Confiamos valores ao governo para que esta possa nos prover segurança, mas, como isso não ocorre, temos que contratar vigilantes e instalar sistemas de segurança no condomínio no qual residimos ou na empresa na qual trabalhamos, temos que pagar seguro de automóveis e residencial em valores mais consideráveis devido ao alto índice de furtos e roubos de veículos, temos que despender recursos com blindagem de veículos para reduzir o risco sermos assaltados e/ou seqüestrados. Somos também levados a contratar serviços que conduzem nossos filhos à escola e os trazem porque estes, com certeza, algum dia terão no mínimo seu tênis roubado caso façam este trajeto em transporte coletivo.

Incumbimos ao governo conservar nossas estradas, mas temos que arcar com todos os custos de danos provocados pela situação em que estas se encontram, além de pagarmos mais caro pelos “produtos” que compramos, que tem seu valor majorado para cobrir os custos advindos do transporte por estas “Highway’s”.

Se formos analisar mais amplamente, muitas vezes pagamos várias vezes por “produtos” não recebidos. Exemplificando, pagamos ao governo federal, estadual e municipal por saúde e educação, mas não os recebemos de nenhum destes vendedores.

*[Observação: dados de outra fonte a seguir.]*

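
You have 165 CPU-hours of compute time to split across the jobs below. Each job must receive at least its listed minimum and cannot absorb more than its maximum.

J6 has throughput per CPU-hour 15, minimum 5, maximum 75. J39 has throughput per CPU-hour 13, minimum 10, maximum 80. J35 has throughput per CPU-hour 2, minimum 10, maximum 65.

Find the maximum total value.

2185

Meeting every minimum uses 5+10+10 = 25 CPU-hours, leaving 140.
Order the jobs by throughput per CPU-hour: J6 15 > J39 13 > J35 2.
Give J6 70 more to hit its cap of 75 → 70 left.
J39: +70 to 80 (cap) → 0 left.
Total = 15×75 + 13×80 + 2×10 = 2185.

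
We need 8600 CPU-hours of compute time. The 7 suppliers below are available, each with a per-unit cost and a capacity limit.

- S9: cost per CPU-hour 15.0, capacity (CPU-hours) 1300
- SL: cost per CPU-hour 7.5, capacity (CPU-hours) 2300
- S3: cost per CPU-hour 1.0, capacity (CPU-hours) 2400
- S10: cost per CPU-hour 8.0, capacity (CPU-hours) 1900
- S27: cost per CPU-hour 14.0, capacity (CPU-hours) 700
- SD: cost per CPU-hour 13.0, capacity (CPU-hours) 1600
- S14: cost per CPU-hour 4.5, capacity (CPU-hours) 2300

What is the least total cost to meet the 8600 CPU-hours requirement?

Use suppliers in increasing cost order.
Take 2400 from S3 at 1.0 → need 6200 more.
S14 at 4.5: take all 2300 CPU-hours → 3900 still needed.
SL at 7.5: take all 2300 CPU-hours → 1600 still needed.
S10 at 8.0: take 1600 of its 1900 → requirement met.
SD, S27, S9: unused.
Cost = 2400×1.0 + 2300×4.5 + 2300×7.5 + 1600×8.0 = 42800.

42800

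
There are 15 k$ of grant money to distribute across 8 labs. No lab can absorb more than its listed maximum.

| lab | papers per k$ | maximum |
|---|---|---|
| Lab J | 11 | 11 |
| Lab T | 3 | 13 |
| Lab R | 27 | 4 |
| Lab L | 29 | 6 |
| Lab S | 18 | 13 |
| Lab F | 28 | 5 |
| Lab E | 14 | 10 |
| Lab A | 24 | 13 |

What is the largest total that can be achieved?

Order the labs by papers per k$: Lab L 29 > Lab F 28 > Lab R 27 > Lab A 24 > Lab S 18 > Lab E 14 > Lab J 11 > Lab T 3.
Give Lab L 6 to hit its cap of 6 ; 9 left.
Give Lab F 5 to hit its cap of 5 ; 4 left.
Lab R: +4 to 4 (cap) ; 0 left.
Total = 27×4 + 29×6 + 28×5 = 422.

422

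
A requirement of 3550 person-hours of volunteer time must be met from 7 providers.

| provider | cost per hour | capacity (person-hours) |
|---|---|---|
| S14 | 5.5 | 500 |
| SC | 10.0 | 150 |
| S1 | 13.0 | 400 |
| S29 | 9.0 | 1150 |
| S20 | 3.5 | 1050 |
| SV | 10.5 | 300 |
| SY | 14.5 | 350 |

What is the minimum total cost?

Fill from the cheapest provider first.
S20 (3.5): use full 1050 ; 2500 person-hours to go.
Take 500 from S14 at 5.5 ; need 2000 more.
S29 (9.0): use full 1150 ; 850 person-hours to go.
Take 150 from SC at 10.0 ; need 700 more.
SV at 10.5: take all 300 person-hours ; 400 still needed.
S1 (13.0): use full 400 ; 0 person-hours to go.
SY: unused.
Cost = 1050×3.5 + 500×5.5 + 1150×9.0 + 150×10.0 + 300×10.5 + 400×13.0 = 26625.

26625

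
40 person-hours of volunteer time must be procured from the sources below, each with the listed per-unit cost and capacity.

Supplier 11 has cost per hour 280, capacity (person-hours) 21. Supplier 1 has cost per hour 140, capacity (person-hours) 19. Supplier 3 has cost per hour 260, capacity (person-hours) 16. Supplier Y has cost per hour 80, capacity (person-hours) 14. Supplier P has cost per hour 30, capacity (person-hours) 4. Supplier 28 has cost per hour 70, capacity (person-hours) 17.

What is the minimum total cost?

3130

Fill from the cheapest source first.
Supplier P at 30: take all 4 person-hours → 36 still needed.
Supplier 28 (70): use full 17 → 19 person-hours to go.
Take 14 from Supplier Y at 80 → need 5 more.
Supplier 1 (140): take the remaining 5 → done.
Supplier 3, Supplier 11: unused.
Cost = 4×30 + 17×70 + 14×80 + 5×140 = 3130.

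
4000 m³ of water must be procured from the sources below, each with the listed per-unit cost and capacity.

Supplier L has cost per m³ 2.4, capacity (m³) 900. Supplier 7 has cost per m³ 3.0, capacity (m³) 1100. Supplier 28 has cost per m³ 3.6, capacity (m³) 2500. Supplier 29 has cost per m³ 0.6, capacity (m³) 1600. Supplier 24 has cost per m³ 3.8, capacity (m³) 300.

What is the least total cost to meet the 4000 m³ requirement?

Fill from the cheapest source first.
Take 1600 from Supplier 29 at 0.6 → need 2400 more.
Supplier L (2.4): use full 900 → 1500 m³ to go.
Supplier 7 (3.0): use full 1100 → 400 m³ to go.
Supplier 28 (3.6): take the remaining 400 → done.
Supplier 24: unused.
Cost = 1600×0.6 + 900×2.4 + 1100×3.0 + 400×3.6 = 7860.

7860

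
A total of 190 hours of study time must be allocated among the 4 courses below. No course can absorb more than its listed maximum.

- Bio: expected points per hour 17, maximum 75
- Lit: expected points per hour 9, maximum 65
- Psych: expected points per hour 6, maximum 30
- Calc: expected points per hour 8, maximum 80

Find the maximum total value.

2260

Order the courses by expected points per hour: Bio 17 > Lit 9 > Calc 8 > Psych 6.
Bio takes 75 to reach its cap of 75 — 115 left.
Lit takes 65 to reach its cap of 65 — 50 left.
Calc: +50 (room for 80) → 50. Pool exhausted.
Total = 17×75 + 9×65 + 8×50 = 2260.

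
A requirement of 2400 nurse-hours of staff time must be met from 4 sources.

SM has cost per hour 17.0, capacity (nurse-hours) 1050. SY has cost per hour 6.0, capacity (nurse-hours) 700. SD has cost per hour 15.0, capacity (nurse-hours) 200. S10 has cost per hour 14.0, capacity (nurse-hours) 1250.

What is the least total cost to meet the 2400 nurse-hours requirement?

Cheapest first:
SY at 6.0: take all 700 nurse-hours → 1700 still needed.
Take 1250 from S10 at 14.0 → need 450 more.
SD at 15.0: take all 200 nurse-hours → 250 still needed.
SM at 17.0: take 250 of its 1050 → requirement met.
Cost = 700×6.0 + 1250×14.0 + 200×15.0 + 250×17.0 = 28950.

28950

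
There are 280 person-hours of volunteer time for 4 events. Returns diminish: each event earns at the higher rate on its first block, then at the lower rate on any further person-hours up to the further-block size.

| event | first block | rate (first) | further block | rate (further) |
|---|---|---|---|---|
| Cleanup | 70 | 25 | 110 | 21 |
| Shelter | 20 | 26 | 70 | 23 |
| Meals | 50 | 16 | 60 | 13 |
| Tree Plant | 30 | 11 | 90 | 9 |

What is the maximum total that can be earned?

6350

Order all 8 blocks by rate: Shelter/tier1 26 > Cleanup/tier1 25 > Shelter/tier2 23 > Cleanup/tier2 21 > Meals/tier1 16 > Meals/tier2 13 > Tree Plant/tier1 11 > Tree Plant/tier2 9.
Fill Shelter tier1 block (20 at 26) → 260 left.
Cleanup tier1 at 25: fill all 70 → 190 left.
Shelter tier2 at 23: fill all 70 → 120 left.
Fill Cleanup tier2 block (110 at 21) → 10 left.
Meals tier1 at 16: only 10 left, fill 10.
Total = 26×20 + 25×70 + 23×70 + 21×110 + 16×10 = 6350.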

Os recursos recebidos pelo governo e que deveriam ser aplicados em educação, saúde, segurança, etc., são na verdade despendidos, em sua maior parte, em atividades-meio, e não se pretende aqui culpar funcionários públicos.

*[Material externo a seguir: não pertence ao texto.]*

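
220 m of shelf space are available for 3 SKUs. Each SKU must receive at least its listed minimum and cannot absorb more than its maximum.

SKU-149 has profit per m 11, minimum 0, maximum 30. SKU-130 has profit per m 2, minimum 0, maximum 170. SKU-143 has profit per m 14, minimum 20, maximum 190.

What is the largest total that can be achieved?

2990

Meeting every minimum uses 0+0+20 = 20 m, leaving 200.
Highest profit per m first: SKU-143 14 > SKU-149 11 > SKU-130 2.
Give SKU-143 170 more to hit its cap of 190 ; 30 left.
SKU-149 takes 30 more to reach its cap of 30 ; 0 left.
Total = 11×30 + 14×190 = 2990.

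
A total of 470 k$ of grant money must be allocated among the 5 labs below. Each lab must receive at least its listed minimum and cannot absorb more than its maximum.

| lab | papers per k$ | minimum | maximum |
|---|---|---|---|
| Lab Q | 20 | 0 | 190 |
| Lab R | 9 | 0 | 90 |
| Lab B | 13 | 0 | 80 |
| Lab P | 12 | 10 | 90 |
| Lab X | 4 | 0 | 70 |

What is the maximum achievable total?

6810

Meeting every minimum uses 0+0+0+10+0 = 10 k$, leaving 460.
Rank by papers per k$: Lab Q 20 > Lab B 13 > Lab P 12 > Lab R 9 > Lab X 4.
Give Lab Q 190 more to hit its cap of 190 — 270 left.
Lab B: +80 to 80 (cap) — 190 left.
Lab P: +80 to 90 (cap) — 110 left.
Give Lab R 90 more to hit its cap of 90 — 20 left.
Lab X: +20 (room for 70) → 20. Pool exhausted.
Total = 20×190 + 9×90 + 13×80 + 12×90 + 4×20 = 6810.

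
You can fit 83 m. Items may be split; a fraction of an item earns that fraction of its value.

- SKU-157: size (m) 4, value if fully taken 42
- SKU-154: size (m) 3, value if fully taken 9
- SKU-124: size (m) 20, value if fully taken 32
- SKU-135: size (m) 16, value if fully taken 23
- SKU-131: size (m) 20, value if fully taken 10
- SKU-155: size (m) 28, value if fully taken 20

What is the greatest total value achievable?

132

Sort by value density: SKU-157 42/4≈10.5, SKU-154 9/3≈3, SKU-124 32/20≈1.6, SKU-135 23/16≈1.44, SKU-155 20/28≈0.714, SKU-131 10/20≈0.5.
All 4 m of SKU-157 fit (value 42) ; 79 remain.
Take all of SKU-154 (3 m, value 9) ; 76 m left.
All 20 m of SKU-124 fit (value 32) ; 56 remain.
All 16 m of SKU-135 fit (value 23) ; 40 remain.
SKU-155: take in full, 28 m for value 20 ; 12 left.
12 m left: a 12/20 share of SKU-131 gives 10×12/20 = 6.
Total value = 132.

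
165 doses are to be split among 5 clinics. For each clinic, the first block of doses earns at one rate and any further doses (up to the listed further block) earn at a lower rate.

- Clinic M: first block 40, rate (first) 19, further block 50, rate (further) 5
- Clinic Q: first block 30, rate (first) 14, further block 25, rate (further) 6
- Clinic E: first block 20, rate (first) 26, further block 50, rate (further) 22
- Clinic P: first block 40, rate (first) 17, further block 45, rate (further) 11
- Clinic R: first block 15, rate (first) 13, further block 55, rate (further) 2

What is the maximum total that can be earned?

Order all 10 blocks by rate: Clinic E/T1 26 > Clinic E/T2 22 > Clinic M/T1 19 > Clinic P/T1 17 > Clinic Q/T1 14 > Clinic R/T1 13 > Clinic P/T2 11 > Clinic Q/T2 6 > Clinic M/T2 5 > Clinic R/T2 2.
Clinic E T1 at 26: fill all 20 ; 145 left.
Clinic E T2 at 22: fill all 50 ; 95 left.
Fill Clinic M T1 block (40 at 19) ; 55 left.
Fill Clinic P T1 block (40 at 17) ; 15 left.
Clinic Q T1 at 14: only 15 left, fill 15.
Total = 26×20 + 22×50 + 19×40 + 17×40 + 14×15 = 3270.

3270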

Fazendo um paralelo, o governo comporta-se como um restaurante que possui 30 cozinheiros e apenas um garçom. Os serviços prestados são de péssima qualidade enquanto os preços cobrados apresentam-se exorbitantes. Somente há duas soluções possíveis, ou demite-se a maioria dos cozinheiros, de modo que seja reduzido o custo do restaurante e, conseqüentemente, os preços praticados no mesmo, ou contrata-se mais garçons, de modo sejam os serviços prestados com qualidade ao menos razoável.

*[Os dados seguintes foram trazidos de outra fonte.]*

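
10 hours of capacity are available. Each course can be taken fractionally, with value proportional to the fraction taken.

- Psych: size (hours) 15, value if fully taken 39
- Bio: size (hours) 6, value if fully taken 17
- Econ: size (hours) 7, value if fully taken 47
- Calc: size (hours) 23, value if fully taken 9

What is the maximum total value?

Best value per unit of size first: Econ 47/7≈6.71, Bio 17/6≈2.83, Psych 39/15≈2.6, Calc 9/23≈0.391.
All 7 hours of Econ fit (value 47) — 3 remain.
Fill the last 3 hours with part of Bio: 3/6 of it earns 8.5.
Total value = 55.5.

55.5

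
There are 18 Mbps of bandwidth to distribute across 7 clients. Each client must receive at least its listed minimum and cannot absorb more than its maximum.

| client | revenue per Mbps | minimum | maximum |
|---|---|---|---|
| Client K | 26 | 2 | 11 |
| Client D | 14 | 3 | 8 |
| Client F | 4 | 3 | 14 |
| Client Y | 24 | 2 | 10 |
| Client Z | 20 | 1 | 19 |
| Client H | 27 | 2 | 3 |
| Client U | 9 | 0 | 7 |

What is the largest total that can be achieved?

359

Meeting every minimum uses 2+3+3+2+1+2+0 = 13 Mbps, leaving 5.
Highest revenue per Mbps first: Client H 27 > Client K 26 > Client Y 24 > Client Z 20 > Client D 14 > Client U 9 > Client F 4.
Client H: +1 to 3 (cap) → 4 left.
Client K: +4 (room for 9) → 6. Pool exhausted.
Total = 26×6 + 14×3 + 4×3 + 24×2 + 20×1 + 27×3 = 359.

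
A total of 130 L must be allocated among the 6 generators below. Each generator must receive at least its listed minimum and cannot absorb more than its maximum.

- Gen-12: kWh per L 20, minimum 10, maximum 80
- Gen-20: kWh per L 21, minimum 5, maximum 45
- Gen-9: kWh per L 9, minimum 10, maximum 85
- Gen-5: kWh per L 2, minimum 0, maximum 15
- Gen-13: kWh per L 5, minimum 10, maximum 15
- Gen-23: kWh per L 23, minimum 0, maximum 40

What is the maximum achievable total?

2505

Meeting every minimum uses 10+5+10+0+10+0 = 35 L, leaving 95.
Highest kWh per L first: Gen-23 23 > Gen-20 21 > Gen-12 20 > Gen-9 9 > Gen-13 5 > Gen-5 2.
Gen-23 takes 40 more to reach its cap of 40 ; 55 left.
Gen-20: +40 to 45 (cap) ; 15 left.
Only 15 left; Gen-12 takes them to reach 25.
Total = 20×25 + 21×45 + 9×10 + 5×10 + 23×40 = 2505.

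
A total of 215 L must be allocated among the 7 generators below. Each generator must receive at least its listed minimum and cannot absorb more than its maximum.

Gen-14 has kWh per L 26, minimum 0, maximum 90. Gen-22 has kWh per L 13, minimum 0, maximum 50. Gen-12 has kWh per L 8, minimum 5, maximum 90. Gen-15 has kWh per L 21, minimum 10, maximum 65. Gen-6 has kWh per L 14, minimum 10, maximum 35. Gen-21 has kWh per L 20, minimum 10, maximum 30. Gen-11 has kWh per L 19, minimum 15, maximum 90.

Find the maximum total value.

Meeting every minimum uses 0+0+5+10+10+10+15 = 50 L, leaving 165.
Rank by kWh per L: Gen-14 26 > Gen-15 21 > Gen-21 20 > Gen-11 19 > Gen-6 14 > Gen-22 13 > Gen-12 8.
Give Gen-14 90 more to hit its cap of 90 — 75 left.
Give Gen-15 55 more to hit its cap of 65 — 20 left.
Gen-21: +20 to 30 (cap) — 0 left.
Total = 26×90 + 8×5 + 21×65 + 14×10 + 20×30 + 19×15 = 4770.

4770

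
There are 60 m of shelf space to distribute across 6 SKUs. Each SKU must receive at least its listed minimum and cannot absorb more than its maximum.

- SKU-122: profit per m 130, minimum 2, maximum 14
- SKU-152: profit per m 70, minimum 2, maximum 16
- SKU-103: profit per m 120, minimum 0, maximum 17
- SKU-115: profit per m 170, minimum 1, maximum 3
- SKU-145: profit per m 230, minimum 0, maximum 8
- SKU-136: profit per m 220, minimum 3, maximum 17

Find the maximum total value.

Meeting every minimum uses 2+2+0+1+0+3 = 8 m, leaving 52.
Highest profit per m first: SKU-145 230 > SKU-136 220 > SKU-115 170 > SKU-122 130 > SKU-103 120 > SKU-152 70.
SKU-145 takes 8 more to reach its cap of 8 → 44 left.
Give SKU-136 14 more to hit its cap of 17 → 30 left.
Give SKU-115 2 more to hit its cap of 3 → 28 left.
SKU-122 takes 12 more to reach its cap of 14 → 16 left.
SKU-103: +16 (room for 17) → 16. Pool exhausted.
Total = 130×14 + 70×2 + 120×16 + 170×3 + 230×8 + 220×17 = 9970.

9970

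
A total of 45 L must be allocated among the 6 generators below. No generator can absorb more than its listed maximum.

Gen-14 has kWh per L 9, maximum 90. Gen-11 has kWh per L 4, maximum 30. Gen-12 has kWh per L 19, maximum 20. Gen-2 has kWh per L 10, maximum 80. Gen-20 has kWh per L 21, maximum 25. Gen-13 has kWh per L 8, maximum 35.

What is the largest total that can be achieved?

Highest kWh per L first: Gen-20 21 > Gen-12 19 > Gen-2 10 > Gen-14 9 > Gen-13 8 > Gen-11 4.
Gen-20: +25 to 25 (cap) — 20 left.
Give Gen-12 20 to hit its cap of 20 — 0 left.
Total = 19×20 + 21×25 = 905.

905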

O grande problema da primeira alternativa é que, no Brasil, reduzir a massa de cozinheiros apresenta-se constitucionalmente quase impossível, estimular que se aposentem não resolve em nada o problema, visto que se continua a pagar a eles o mesmo salário.

Resta então a segunda, a de contratar-se mais garçons, ou seja, saindo do paralelo, possibilitar que tenha o governo mais recursos para investir em sua atividade-fim, a saúde, a educação, a segurança etc.

Essa solução seria absolutamente inviável se já não estivéssemos pagando novamente pelos mesmos serviços que não nos são prestados.

Essa forma de prestação ineficiente de serviços públicos tornou-se um modo maléfico de cobrar maior “imposto de renda” de quem tem maiores rendimentos, explica-se: Quanto maior o poder aquisitivo, maior o gasto duplo com “produtos essenciais”. Por outro lado, quanto menor o poder aquisitivo, menos se vive, posto que se deixa de comprar “produtos essenciais”, criando-se até um contra-senso, como podem viver pessoas que não conseguem acessos a produtos, tais como saúde, educação, segurança, dentre outros, essenciais a uma vida digna?

Na verdade pagamos muito mais “impostos” do que somos capazes de imaginar, a “carga tributária” em relação ao PIB é proporcionalmente muito maior do que apresentam os dados econômicos.

Quando, após termos pago ao governo por algo que este deveria e não nos oferece, somos levados a adquirir estes “produtos” de terceiros, os valores despendidos nessa nova aquisição representam, para quem os paga, uma tributação adicional sobre a renda.

Queremos pagar mais imposto de renda, na verdade queremos pagar o mesmo que já pagamos (ao governo e a terceiros), desde que seja melhor utilizado do que hoje o é.

Talvez não deva falar por todos, então falo por mim: Quero pagar mais imposto de renda, porque acredito que o governo é capaz de administrar tais recursos de modo mais eficiente do que o que hoje ocorre. E, antes que me esqueça, também acredito em Papai Noel.